O que o regime cambial muda num par
Se uma moeda flutua, é orientada, vive numa banda ou é administrada por decreto é um facto de política publicado — e decide mais sobre o comportamento do par no ecrã do que qualquer coisa no gráfico.
O regime é um facto que se consulta
As autoridades de cada país aplicam alguma regra ao preço da sua própria moeda. Pode não haver regra nenhuma além de a deixar ao mercado, ou existir um valor declarado que se comprometem a manter, ou uma banda, ou um calendário de pequenos ajustamentos. Seja qual for, é uma posição de política pública: é declarada pelo banco central ou pelo ministério das finanças, descrita nas suas próprias publicações, e o FMI classifica o regime de cada país membro. Não se deduz de um gráfico, e é a primeira coisa a saber sobre qualquer par fora dos principais.
Entregue ao mercado
Uma moeda em flutuação livre não tem nível que alguém tenha prometido defender. A taxa está onde os fluxos do comércio, do investimento e da especulação se compensaram, e move-se continuamente ao longo da semana de negociação. Isso não quer dizer que as autoridades estejam ausentes — continuam a fixar juros, a publicar previsões e a comentar a moeda, e tudo isso chega à taxa — mas nada do que fazem é um compromisso com um número. Pares destes produzem cotação contínua nos dois sentidos e em volume, e as ferramentas habituais de leitura de mercado aplicam-se sem reservas.
Orientada sem promessa
Numa flutuação gerida a taxa é sobretudo de mercado, mas as autoridades intervêm de tempos a tempos sem anunciar qualquer nível. Não há nada publicado contra o qual transaccionar, nem gatilho declarado, pelo que uma intervenção só costuma ser identificada depois, no reporte de reservas do banco central ou nas suas declarações. A diferença prática face à flutuação livre é que o comportamento normal do mercado pode ser interrompido por fluxo sem causa de mercado nenhuma.
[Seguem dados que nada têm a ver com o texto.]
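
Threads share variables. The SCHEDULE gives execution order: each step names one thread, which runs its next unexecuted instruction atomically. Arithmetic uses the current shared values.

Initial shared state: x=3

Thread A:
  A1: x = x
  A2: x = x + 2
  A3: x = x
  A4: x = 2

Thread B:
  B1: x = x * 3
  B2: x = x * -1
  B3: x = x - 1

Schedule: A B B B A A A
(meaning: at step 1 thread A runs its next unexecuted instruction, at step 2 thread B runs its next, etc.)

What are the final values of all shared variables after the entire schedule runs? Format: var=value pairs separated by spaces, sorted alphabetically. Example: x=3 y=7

Answer: x=2

Derivation:
Step 1: thread A executes A1 (x = x). Shared: x=3. PCs: A@1 B@0
Step 2: thread B executes B1 (x = x * 3). Shared: x=9. PCs: A@1 B@1
Step 3: thread B executes B2 (x = x * -1). Shared: x=-9. PCs: A@1 B@2
Step 4: thread B executes B3 (x = x - 1). Shared: x=-10. PCs: A@1 B@3
Step 5: thread A executes A2 (x = x + 2). Shared: x=-8. PCs: A@2 B@3
Step 6: thread A executes A3 (x = x). Shared: x=-8. PCs: A@3 B@3
Step 7: thread A executes A4 (x = 2). Shared: x=2. PCs: A@4 B@3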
Fixa, em banda ou deslizante
Onde a taxa é fixa, mantida dentro de uma banda publicada, ou reposta em pequenos passos calendarizados, a forma do gráfico muda por completo. Longos períodos mostram muito pouco movimento, porque é o regime que está a fazer o trabalho; os acontecimentos relevantes são anúncios de política — banda alargada, paridade deslocada, regra alterada, regime abandonado. A caixa de conversão é a versão mais estrita, inscrita na lei e coberta por reservas, e os seus pares contra tudo o que não seja a âncora movem-se essencialmente com a âncora. Em todos estes casos os parâmetros em vigor vêm das declarações do próprio banco central, não de uma fonte secundária que pode estar a descrever o regime do ano passado.
Administrada, e talvez não sua para transaccionar
No extremo, a taxa é fixada por regulamento e o acesso a divisas é racionado. Pode haver mais do que uma taxa oficial para tipos diferentes de transacção, caso em que não existe um número único que seja o câmbio, e qualquer cotação tem de dizer qual é. Pode haver uma taxa não oficial fora do canal oficial, que não é um mercado liquidável, não é difundida por fornecedores sérios como preço negociável, e pode ser ilegal transaccionar a ela no país em causa. E pode simplesmente não haver forma de um cliente estrangeiro deter a moeda — é por isso que um par que esperava encontrar não aparece na lista de instrumentos.
O que muda mesmo no ecrã
Quatro coisas, sobretudo. Se o par lhe é sequer oferecido, já que uma moeda que não pode liquidar fora do mercado de origem existe muitas vezes só como instrumento de liquidação financeira, ou nem isso. Quando é cotado, porque moedas restringidas costumam ter preço apenas em torno da sessão doméstica e não da semana inteira. Quão larga é a cotação, porque menos participantes autorizados significam um livro mais fino. E como o par se move — uma taxa defendida está parada e depois move-se num anúncio, o que é uma forma de risco diferente da de uma taxa que se move continuamente, não uma forma menor.
Onde está a resposta
Três fontes primárias resolvem tudo isto. As páginas de política monetária e cambial do banco central declaram o regime e os seus parâmetros actuais. A classificação do FMI dos regimes dos países membros diz como esse regime é categorizado ao lado dos restantes. E a lista de instrumentos e as especificações de contrato da correctora dizem o que está de facto disponível para si, sob que forma e em que horário. Nada neste guia precisa de fonte secundária, e qualquer destes pontos pode mudar por anúncio.